Intro - Chptr 7/Taxation Flashcards
Consumer surplus?
The value the consumer gets from buying a product less its price, i.e. it is the difference between the price the buyers would have been willing to pay and the price they actually had to pay.
Producer surplus
The price the producer sells a product for, less the cost of producing it, i.e. it is the difference between the price sellers would have been willing to accept and the price they actually received as payment.
Cost of taxation to society includes what 3 things?
(1) direct cost of revenue paid to government; (2) loss of consumer and supplier surplus caused by the tax; and (3) and the cost of administering the tax codes.
What does the “benefit principle of taxation” state?
Individuals who receive the benefit of the good or service should pay the tax necessary to supply that good. e.g. some people pay more gas taxes because they use the road more.
What does the “ability-to-pay principle” state?
Individuals who are most able to bear the burden of the tax should pay the tax.
Deadweight loss and welfare loss triangle
Deadweight loss: The loss of consumer and producer surplus from a tax which is shown graphically by the welfare loss triangle- a graphic representation of the welfare cost in terms of misallocated resources caused by a deviation from a supply/demand equilibrium.
Who bears the burden of a tax?
Who bears the burden of the tax depends upon who is best able to change his behavior in response to tax, or who has the greater elasticity. The more inelastic one’s relative supply & demand, the larger the burden of the tax one will bear. This isn’t necessarily the group that physically pays the tax.

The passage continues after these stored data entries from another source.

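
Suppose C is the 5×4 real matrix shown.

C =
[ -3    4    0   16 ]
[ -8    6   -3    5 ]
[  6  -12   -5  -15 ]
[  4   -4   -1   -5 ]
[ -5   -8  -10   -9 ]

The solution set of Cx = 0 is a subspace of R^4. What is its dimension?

0

Row reduce to echelon form.
R2 ← R2 − (8/3)·R1: [0, -14/3, -3, -113/3]
R3 ← R3 + (2)·R1: [0, -4, -5, 17]
R4 ← R4 + (4/3)·R1: [0, 4/3, -1, 49/3]
R5 ← R5 − (5/3)·R1: [0, -44/3, -10, -107/3]
R3 ← R3 − (6/7)·R2: [0, 0, -17/7, 345/7]
R4 ← R4 + (2/7)·R2: [0, 0, -13/7, 39/7]
R5 ← R5 − (22/7)·R2: [0, 0, -4/7, 579/7]
R4 ← R4 − (13/17)·R3: [0, 0, 0, -546/17]
R5 ← R5 − (4/17)·R3: [0, 0, 0, 1209/17]
R5 ← R5 + (31/14)·R4: [0, 0, 0, 0]
4 nonzero rows, so rank(C) = 4.
C has 4 columns; by rank–nullity, nullity = 4 − 4 = 0.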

What is another phrase for tax burden relating to who carries the burden?
Tax incidence.
If the government wants to minimize the welfare loss caused by taxation, what types of goods should it tax? (re: elastic/inelastic)
Goods with inelastic supplies or demands. This is what broad-based taxes such as income and sales taxes do.
What is the formula to determine fraction of tax borne by demander?
fraction borne by demander = E(supply) / E(demand) + E(supply)
What is the formula for the fraction of a tax borne by supplier?
fraction borne by supplier = E(demand) / E(demand) + E(supply)
Price ceiling
government-set price below the market equilibrium price; it is a combination implicit tax on suppliers and implicit subsidy to consumers.
Price floors
Government-set prices above equilibrium price; these can be seen as a tax on consumers and subsidy to producers- these transfer consumer surplus to producers.
How do price ceilings differ from taxes?
Price ceilings differ from taxes in that price ceilings create shortages and taxes don’t.
Rent-seeking
An activity designed to transfer surplus from one group to another.